Hayreddin Pasha of Tunis (The Circassian Knight) (English)
Hayreddin Pasha (Arabic: خير الدين باشا التونسي, Khair al-Din Pasha al-Tunsi, c.1822-1890) was an Ottoman politician who was born to a Circassian family , and became a Grand vizier of Ottoman Tunisia then a Grand vizier of the Ottoman Empire. He was a Ottoman Tunisian political reformer during a period of growing European ascendancy. He rose to become the chief minister of the state.
Of Circassian origin, Hayreddin was born in Abkhazia into "a family of warrior notables". His father Hassan Leffch, a local chieftain, died fighting against a Russian attack on the city of Sukhum. Thereafter as a young orphan Hayreddin was sold into slavery, then still a familiar event for Circassian youth. At Istanbul, however, he was eventually traded into a prestigious household, that of the notable Tahsin Bey, a Cypriot Ottoman who was the naqib al-ashraf (head of the Prophet's descendants) and qadi al-'askar (chief judge of the army) of Anatolia, and a poet.
Tahsin Bey moved the boy to his country palace at Kanlica near the Bosporus, where he became the childhood companion of the Bey's son for a span of years. Khayr al-Din received a "first-rate education" which included the Islamic curriculum, also the Turkish language, and perhaps French; yet he was not raised as a mamluk. Following "the son's tragic premature death" Khayr al-Din was again sold, in Istanbul by Tahsin Bey to an envoy of Ahmed Bey of Tunis. This new uprooting would obviously provoke emotional turmoil in Khayr al-Din, then about 17 years old. Soon he was on board a ship bound for Africa.
Circa 1840 Hayreddin became situated at the Bardo Palace, in the court of Ahmad Bey (r.1837-1855), as a mamluk bi-l-saraya [inner palace retainer]. He resumed his high-level studies, mainly at the Bardo Military Academy (al-maktab al-Harbi) a nearby institution newly established by the bey. A key part of his education now was learning to converse in Arabic, also acquaintance with French. At the Husaynid court he abilities were soon recognized; he became favored with the attention and trust of Ahmad Bey. He rose quickly in the elite cavalry, the nucleus of the bey's new army. Moreover, during the 1840s and 1850s he was sent by the Bay on several key diplomatic missions, e.g., to the Ottoman Porte at Istanbul, which was then pursuing its Tanzimat reforms, and to European capitals, including Paris. His political career thus began auspiciously under this famously modernizing ruler.

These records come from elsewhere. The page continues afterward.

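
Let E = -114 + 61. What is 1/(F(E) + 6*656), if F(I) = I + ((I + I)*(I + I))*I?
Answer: -1/591625 ≈ -1.6903e-6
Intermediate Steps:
E = -53
F(I) = I + 4*I³ (F(I) = I + ((2*I)*(2*I))*I = I + (4*I²)*I = I + 4*I³)
1/(F(E) + 6*656) = 1/((-53 + 4*(-53)³) + 6*656) = 1/((-53 + 4*(-148877)) + 3936) = 1/((-53 - 595508) + 3936) = 1/(-595561 + 3936) = 1/(-591625) = -1/591625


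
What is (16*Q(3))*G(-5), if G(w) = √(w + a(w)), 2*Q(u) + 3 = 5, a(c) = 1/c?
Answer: 16*I*√130/5 ≈ 36.486*I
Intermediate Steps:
a(c) = 1/c
Q(u) = 1 (Q(u) = -3/2 + (½)*5 = -3/2 + 5/2 = 1)
G(w) = √(w + 1/w)
(16*Q(3))*G(-5) = (16*1)*√(-5 + 1/(-5)) = 16*√(-5 - ⅕) = 16*√(-26/5) = 16*(I*√130/5) = 16*I*√130/5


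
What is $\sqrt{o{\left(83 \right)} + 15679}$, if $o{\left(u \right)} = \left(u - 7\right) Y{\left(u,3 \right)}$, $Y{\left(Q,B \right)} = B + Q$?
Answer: $\sqrt{22215} \approx 149.05$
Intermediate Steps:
$o{\left(u \right)} = \left(-7 + u\right) \left(3 + u\right)$ ($o{\left(u \right)} = \left(u - 7\right) \left(3 + u\right) = \left(-7 + u\right) \left(3 + u\right)$)
$\sqrt{o{\left(83 \right)} + 15679} = \sqrt{\left(-7 + 83\right) \left(3 + 83\right) + 15679} = \sqrt{76 \cdot 86 + 15679} = \sqrt{6536 + 15679} = \sqrt{22215}$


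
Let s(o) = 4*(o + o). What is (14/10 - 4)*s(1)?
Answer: -104/5 ≈ -20.800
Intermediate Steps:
s(o) = 8*o (s(o) = 4*(2*o) = 8*o)
(14/10 - 4)*s(1) = (14/10 - 4)*(8*1) = (14*(⅒) - 4)*8 = (7/5 - 4)*8 = -13/5*8 = -104/5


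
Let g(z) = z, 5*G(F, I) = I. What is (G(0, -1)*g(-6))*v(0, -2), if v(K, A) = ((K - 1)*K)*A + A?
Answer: -12/5 ≈ -2.4000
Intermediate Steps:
G(F, I) = I/5
v(K, A) = A + A*K*(-1 + K) (v(K, A) = ((-1 + K)*K)*A + A = (K*(-1 + K))*A + A = A*K*(-1 + K) + A = A + A*K*(-1 + K))
(G(0, -1)*g(-6))*v(0, -2) = (((⅕)*(-1))*(-6))*(-2*(1 + 0² - 1*0)) = (-⅕*(-6))*(-2*(1 + 0 + 0)) = 6*(-2*1)/5 = (6/5)*(-2) = -12/5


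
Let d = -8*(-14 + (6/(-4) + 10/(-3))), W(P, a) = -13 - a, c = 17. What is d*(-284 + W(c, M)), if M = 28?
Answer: -146900/3 ≈ -48967.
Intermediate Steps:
d = 452/3 (d = -8*(-14 + (6*(-¼) + 10*(-⅓))) = -8*(-14 + (-3/2 - 10/3)) = -8*(-14 - 29/6) = -8*(-113/6) = 452/3 ≈ 150.67)
d*(-284 + W(c, M)) = 452*(-284 + (-13 - 1*28))/3 = 452*(-284 + (-13 - 28))/3 = 452*(-284 - 41)/3 = (452/3)*(-325) = -146900/3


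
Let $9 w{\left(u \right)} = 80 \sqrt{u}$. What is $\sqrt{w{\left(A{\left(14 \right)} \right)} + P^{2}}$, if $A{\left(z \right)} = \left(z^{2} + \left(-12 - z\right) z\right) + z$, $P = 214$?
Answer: $\frac{2 \sqrt{103041 + 20 i \sqrt{154}}}{3} \approx 214.0 + 0.25773 i$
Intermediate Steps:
$A{\left(z \right)} = z + z^{2} + z \left(-12 - z\right)$ ($A{\left(z \right)} = \left(z^{2} + z \left(-12 - z\right)\right) + z = z + z^{2} + z \left(-12 - z\right)$)
$w{\left(u \right)} = \frac{80 \sqrt{u}}{9}$
$\sqrt{w{\left(A{\left(14 \right)} \right)} + P^{2}} = \sqrt{\frac{80 \sqrt{\left(-11\right) 14}}{9} + 214^{2}} = \sqrt{\frac{80 \sqrt{-154}}{9} + 45796} = \sqrt{\frac{80 i \sqrt{154}}{9} + 45796} = \sqrt{45796 + \frac{80 i \sqrt{154}}{9}}$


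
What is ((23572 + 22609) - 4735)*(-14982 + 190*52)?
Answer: -211457492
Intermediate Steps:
((23572 + 22609) - 4735)*(-14982 + 190*52) = (46181 - 4735)*(-14982 + 9880) = 41446*(-5102) = -211457492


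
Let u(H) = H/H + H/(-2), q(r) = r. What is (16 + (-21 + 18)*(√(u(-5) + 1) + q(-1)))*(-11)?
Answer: -209 + 99*√2/2 ≈ -139.00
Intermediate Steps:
u(H) = 1 - H/2 (u(H) = 1 + H*(-½) = 1 - H/2)
(16 + (-21 + 18)*(√(u(-5) + 1) + q(-1)))*(-11) = (16 + (-21 + 18)*(√((1 - ½*(-5)) + 1) - 1))*(-11) = (16 - 3*(√((1 + 5/2) + 1) - 1))*(-11) = (16 - 3*(√(7/2 + 1) - 1))*(-11) = (16 - 3*(√(9/2) - 1))*(-11) = (16 - 3*(3*√2/2 - 1))*(-11) = (16 - 3*(-1 + 3*√2/2))*(-11) = (16 + (3 - 9*√2/2))*(-11) = (19 - 9*√2/2)*(-11) = -209 + 99*√2/2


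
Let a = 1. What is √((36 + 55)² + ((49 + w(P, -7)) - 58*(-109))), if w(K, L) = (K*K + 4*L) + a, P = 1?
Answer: √14626 ≈ 120.94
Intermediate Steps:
w(K, L) = 1 + K² + 4*L (w(K, L) = (K*K + 4*L) + 1 = (K² + 4*L) + 1 = 1 + K² + 4*L)
√((36 + 55)² + ((49 + w(P, -7)) - 58*(-109))) = √((36 + 55)² + ((49 + (1 + 1² + 4*(-7))) - 58*(-109))) = √(91² + ((49 + (1 + 1 - 28)) + 6322)) = √(8281 + ((49 - 26) + 6322)) = √(8281 + (23 + 6322)) = √(8281 + 6345) = √14626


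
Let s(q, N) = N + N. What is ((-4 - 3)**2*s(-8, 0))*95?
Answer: 0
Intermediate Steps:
s(q, N) = 2*N
((-4 - 3)**2*s(-8, 0))*95 = ((-4 - 3)**2*(2*0))*95 = ((-7)**2*0)*95 = (49*0)*95 = 0*95 = 0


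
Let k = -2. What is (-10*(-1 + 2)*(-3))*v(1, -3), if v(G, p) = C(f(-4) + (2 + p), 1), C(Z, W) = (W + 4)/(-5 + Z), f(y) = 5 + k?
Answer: -50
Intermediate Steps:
f(y) = 3 (f(y) = 5 - 2 = 3)
C(Z, W) = (4 + W)/(-5 + Z)
v(G, p) = 5/p (v(G, p) = (4 + 1)/(-5 + (3 + (2 + p))) = 5/(-5 + (5 + p)) = 5/p)
(-10*(-1 + 2)*(-3))*v(1, -3) = (-10*(-1 + 2)*(-3))*(5/(-3)) = (-10*(-3))*(5*(-1/3)) = -10*(-3)*(-5/3) = 30*(-5/3) = -50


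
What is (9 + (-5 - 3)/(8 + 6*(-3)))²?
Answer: 2401/25 ≈ 96.040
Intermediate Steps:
(9 + (-5 - 3)/(8 + 6*(-3)))² = (9 - 8/(8 - 18))² = (9 - 8/(-10))² = (9 - 8*(-⅒))² = (9 + ⅘)² = (49/5)² = 2401/25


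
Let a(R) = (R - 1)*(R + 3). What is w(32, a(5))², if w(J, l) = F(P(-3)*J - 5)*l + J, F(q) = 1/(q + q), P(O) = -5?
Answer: 27709696/27225 ≈ 1017.8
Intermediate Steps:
F(q) = 1/(2*q)
a(R) = (-1 + R)*(3 + R)
w(J, l) = J + l/(2*(-5 - 5*J)) (w(J, l) = (1/(2*(-5*J - 5)))*l + J = (1/(2*(-5 - 5*J)))*l + J = l/(2*(-5 - 5*J)) + J = J + l/(2*(-5 - 5*J)))
w(32, a(5))² = ((32 + 32² - (-3 + 5² + 2*5)/10)/(1 + 32))² = ((32 + 1024 - (-3 + 25 + 10)/10)/33)² = ((32 + 1024 - ⅒*32)/33)² = ((32 + 1024 - 16/5)/33)² = ((1/33)*(5264/5))² = (5264/165)² = 27709696/27225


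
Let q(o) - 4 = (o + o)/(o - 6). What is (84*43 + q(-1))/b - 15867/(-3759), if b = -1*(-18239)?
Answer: 100997277/22853467 ≈ 4.4193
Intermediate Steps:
b = 18239
q(o) = 4 + 2*o/(-6 + o) (q(o) = 4 + (o + o)/(o - 6) = 4 + (2*o)/(-6 + o) = 4 + 2*o/(-6 + o))
(84*43 + q(-1))/b - 15867/(-3759) = (84*43 + 6*(-4 - 1)/(-6 - 1))/18239 - 15867/(-3759) = (3612 + 6*(-5)/(-7))*(1/18239) - 15867*(-1/3759) = (3612 + 6*(-1/7)*(-5))*(1/18239) + 5289/1253 = (3612 + 30/7)*(1/18239) + 5289/1253 = (25314/7)*(1/18239) + 5289/1253 = 25314/127673 + 5289/1253 = 100997277/22853467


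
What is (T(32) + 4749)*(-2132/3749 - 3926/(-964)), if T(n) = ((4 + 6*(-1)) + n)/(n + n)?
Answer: 962305137729/57824576 ≈ 16642.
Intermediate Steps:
T(n) = (-2 + n)/(2*n) (T(n) = ((4 - 6) + n)/((2*n)) = (-2 + n)*(1/(2*n)) = (-2 + n)/(2*n))
(T(32) + 4749)*(-2132/3749 - 3926/(-964)) = ((½)*(-2 + 32)/32 + 4749)*(-2132/3749 - 3926/(-964)) = ((½)*(1/32)*30 + 4749)*(-2132*1/3749 - 3926*(-1/964)) = (15/32 + 4749)*(-2132/3749 + 1963/482) = (151983/32)*(6331663/1807018) = 962305137729/57824576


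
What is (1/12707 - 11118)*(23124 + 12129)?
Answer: -4980417810525/12707 ≈ -3.9194e+8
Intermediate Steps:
(1/12707 - 11118)*(23124 + 12129) = (1/12707 - 11118)*35253 = -141276425/12707*35253 = -4980417810525/12707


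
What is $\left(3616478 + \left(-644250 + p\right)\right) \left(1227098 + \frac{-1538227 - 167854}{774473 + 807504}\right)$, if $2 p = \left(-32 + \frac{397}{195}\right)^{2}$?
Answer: $\frac{87771992543243825885317}{24061870170} \approx 3.6478 \cdot 10^{12}$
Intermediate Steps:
$p = \frac{34140649}{76050}$ ($p = \frac{\left(-32 + \frac{397}{195}\right)^{2}}{2} = \frac{\left(- \frac{5843}{195}\right)^{2}}{2} = \frac{1}{2} \cdot \frac{34140649}{38025} = \frac{34140649}{76050} \approx 448.92$)
$\left(3616478 + \left(-644250 + p\right)\right) \left(1227098 + \frac{-1538227 - 167854}{774473 + 807504}\right) = \left(3616478 + \left(-644250 + \frac{34140649}{76050}\right)\right) \left(1227098 + \frac{-1538227 - 167854}{774473 + 807504}\right) = \left(3616478 - \frac{48961071851}{76050}\right) \left(1227098 - \frac{1706081}{1581977}\right) = \frac{226072080049 \left(1227098 - \frac{1706081}{1581977}\right)}{76050} = \frac{226072080049}{76050} \cdot \frac{1941239106665}{1581977} = \frac{87771992543243825885317}{24061870170}$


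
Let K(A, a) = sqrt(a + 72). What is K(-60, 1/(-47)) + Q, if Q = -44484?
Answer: -44484 + sqrt(159001)/47 ≈ -44476.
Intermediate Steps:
K(A, a) = sqrt(72 + a)
K(-60, 1/(-47)) + Q = sqrt(72 + 1/(-47)) - 44484 = sqrt(72 - 1/47) - 44484 = sqrt(3383/47) - 44484 = sqrt(159001)/47 - 44484 = -44484 + sqrt(159001)/47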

In 1846 he accompanied the bey, as part of small staff which included the influential advisor Bin Diyaf, during a two-month state visit to France. This trip was of a special cultural and political significant in that the orthodox bey traveled for an extended stay to a non-Islamic country in order to acquire familiarity with its modern methods of operation and governance. The trip "expanded the cultural space deemed acceptable for Muslim rulers." The French took care to show France to advantage; the small Tunisian party was well received by top government officials and leading private citizens. "Having traveled beyond the land of Islam, Ahmad Bey was blessed upon his return to Tunis by the grand mufti." In 1853 Hayreddin was elevated to the highest military grade, commander of the cavalry; he also then became an aide-de-camp of the bey. Yet shortly thereafter he was sent to Paris to arrange a loan for the bey's regime, but where instead he spend four years attempting to reclaim large sums embezzled by the notable Mahmud bin 'Ayyad, former head of the newly created national bank of Tunis, who with foresight had already secured French citizenship. During his years occupied with negotiations in Paris, Hayreddin also managed to browse libraries and bookshops, to improve his French, asking many questions, and to study European society, industry, and finance.
Because of the dire financial situation caused in part by the embezzlement of bin 'Ayyad, the bey's loan did not appear prudent to Hayreddin, according to Prof. Abun-Nasr. Nonetheless, the bey had stifled most political opposition to his financial schemes by long cultivation of the urban ulama and the rural tribal leaders. Due to Hayreddin's passive resistance, however, the loan was still being negotiated when Ahmed Bey died in 1855.